Ideas for piano/violin duo?
Due to a lack of cellists, I've been placed in a violin/piano duo for my college's chamber music program, and am currently searching for repertoire ideas.
Would really appreciate if anyone has any suggestions.
Preferably Classical onwards, and needs to be 'serious' repertoire (conservatory/professional level).
Thank you :)
there are a lot of those. any of the beethoven and brahms violin sonatas would work.
There is an unbelievable amount of violin/piano sonata repertoire. As has already been mentioned, Beethoven, Brahms sonatas; Franck sonata. Add to these any Mozart sonata; Faure sonata in A major op. 11 (there is another one but it is much less accessible); Prokofiev sonata no. 2 in D major (also the more accessible choice); Stravinsky Suite Italienne; Hindemith sonata op. 11 no. 1 (very accessible); etc., etc.
Ditto - Piano-Violin Sonatas are chamber music. The piano part is more often than not busier and technically more difficult than the violin part, so take good care of your pianist, let them help choose repertoire even when they don't know the list as well as you. I have always thought that a pianist and violinist could share a college recital by doing sonatas.
Just remember that for pieces like Franck, Beethoven #7 or #9, or any Brahms sonata you'll need a HECK of a pianist to make the experience rewarding.
Edited - complete nonsense.
Respectfully, if this is for a college chamber music class, then the piece chosen needs to be actual chamber music. This rules out transcriptions and solos with piano accompaniment. It is true that some sonatas have extremely difficult piano parts and the pianist should be consulted in the selection.
OK, didn't get that completely. Sometimes reading too fast...

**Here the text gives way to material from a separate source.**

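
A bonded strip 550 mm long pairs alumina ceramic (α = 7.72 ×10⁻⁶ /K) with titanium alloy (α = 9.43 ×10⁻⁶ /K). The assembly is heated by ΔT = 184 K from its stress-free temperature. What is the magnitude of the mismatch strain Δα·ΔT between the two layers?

3.15×10⁻⁴

Δα = |7.72 − 9.43|×10⁻⁶/K = 1.71×10⁻⁶/K.
Mismatch strain = Δα·ΔT = 1.71×10⁻⁶ × 184.0 = 3.15×10⁻⁴.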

Spring Sonata is kiddie stuff.
Not kiddie stuff, but played too often. Scott, I didn't know the Janacek, but the beginning is already great!
This is a subject to be discussed with the pianist ahead of time, especially if the pianist is also a student. Then you need to see how you work together. So start out with some of the usual warhorses and build from there and plan a schedule for the semester.
IMSLP lists nearly 4000 works for violin and piano that are no longer in copyright.
The Grieg Violin/Piano Sonatas are pretty awesome too!
It might be worth bearing in mind that the focus of the partnership is chamber music, so don't choose anything that will extend you so far technically that you don't have much head space for the ensemble aspect or interpretative decisions that you will need to make. Working closely with a duo sonata partner is really rewarding.
Given that there's a significant chance that the pianist will have to do way more work than you will, I'd probably allow the pianist to choose what you work on. How good is your pianist?
Finding a pianist who will work with you over the course of a semester (or whatever) on the Franck Sonata is very difficult. What you have here is a rare opportunity. A lot of chamber programs look down on sonata pairings, prefering groupings of three or more.
If you think the Spring sonata has been played too often, try one of the less famous Beethoven sonatas. I love op. 30/3 in G, full of fun and humor. And I think reasonably playable for the pianist. Most of the later 19th century music will put a lot of difficulty on the pianist (the Franck especially, at least mvmt. 2); there is a general problem with chamber music for piano and others: It is mostly quite playable for the strings (or winds), but very hard for the pianist.
Why is the Franck such a staple for these purposes?
Herman, yes, and also Debussy. But I think the Franck is musically more accessible (i.e., not as deep) and if you're relatively inexperienced in chamber music it's good fodder for gaining some experience teasing out the nuances of the duo.
Sorry for the late reply, thanks for all the answers & the advice on duo dynamics/skill etc.